Lean built his homestead on a rather inaccessible flat a little up the river from the present Rakaia Gorge Bridge, it being the only place handy to water on the run which had been burnt and was clear enough of scrub and fern to build on. From a very early period, however, the station buildings from which the sheep were worked were at the present homestead. Lean sold Mt. Hutt and also Riverlaw, his town house, to H. P. Murray-Aynsley in 1862, but the leases remained in Lean's name until 1865. Hugh Percy Murray-Aynsley was the son of John Murray-Aynsley of Little Harle Tower, Northumberland, and was born in 1828. He came to New Zealand in 1858 from Trinidad where he had been in charge of a sugar plantation belonging to his cousin Sir William Miles. Murray-Aynsley was manager and a principal partner in the firm of Miles and Co., stock and station agents. He was a member of the old Provincial Council. He died in Christchurch in 1917.
John Carter, afterwards part owner of Maronan, was one of the earliest managers of Mt. Hutt. He was succeeded by W. Allen, and then came a man named Dobson. W. Dunford, the younger, was manager for Lean in 1862 and Julian Jackson was a later manager for Murray-Aynsley.
In 1898, the station, which was then managed by the owner's son, C. P. Murray-Aynsley, was cut up and sold. It then consisted of nine to ten thousand acres of freehold. C. P. Murray-Aynsley retained a block of a thousand acres.

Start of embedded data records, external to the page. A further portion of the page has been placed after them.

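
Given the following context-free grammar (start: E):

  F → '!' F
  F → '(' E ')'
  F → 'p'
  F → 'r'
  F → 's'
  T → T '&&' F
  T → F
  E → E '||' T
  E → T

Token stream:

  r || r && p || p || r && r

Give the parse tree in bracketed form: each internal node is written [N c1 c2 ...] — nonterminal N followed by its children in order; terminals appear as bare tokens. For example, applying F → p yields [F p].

E
E || T
E || T || T
E || T || T || T
T || T || T || T
F || T || T || T
r || T || T || T
r || T && F || T || T
r || F && F || T || T
r || r && F || T || T
r || r && p || T || T
r || r && p || F || T
r || r && p || p || T
r || r && p || p || T && F
r || r && p || p || F && F
r || r && p || p || r && F
r || r && p || p || r && r

[E [E [E [E [T [F r]]] || [T [T [F r]] && [F p]]] || [T [F p]]] || [T [T [F r]] && [F r]]]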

Donald and Hamish McLean bought the two home-page 105stead blocks, Donald taking the homestead on the Rakaia and two thousand five hundred acres along the river, and Hamish the working homestead and two thousand acres on the open plain. The McLeans also bought Blackford Station which lies above Mt. Hutt in the Rakaia Gorge. Donald took the Blackford freehold and Hamish the leasehold which includes the actual hill called Mt. Hutt.
Donald McLean went in for dairying on a very large scale on his property. At one time he milked over 500 cows there. He gradually sold off the land however, and finally the homestead, which until his death in 1924 was the residence of J. H. C. Bond, of Manuka Point Station.
Hamish McLean kept his part of the Mt. Hutt freehold, together with the Blackford leasehold, until soon after the 1914-18 War, when he sold it to the present owners, S. E. and L. R. Richards. Their property is what is now spoken of as Mt. Hutt Station.
Mt. Hutt was the last station in Canterbury to discontinue the ancient practice of sheep washing; sheep were hot-water washed there before shearing until about 1887. The washed wool used to fetch a higher price than even scoured wool on the London market.
Alexander Lean was a friend of Samuel Butler; some of his letters aee published in Festing Jones's Life. I have given a full account of him in my article on Double Hill.
H. P. Murray-Aynsley originally came to New Zealand for his health. He did not live much at Mt. Hutt. C. P. Murray-Aynsley now lives near Dannevirke. George Murray-Aynsley, distinguished on the New Zealand turf, and interested in Bayfields and Mt. Algidus, is another brother.
The McLeans of Mt.' Hutt are not to be confused with the Lagmhor McLeans. They were sons of Captain McLean of Buccleugh.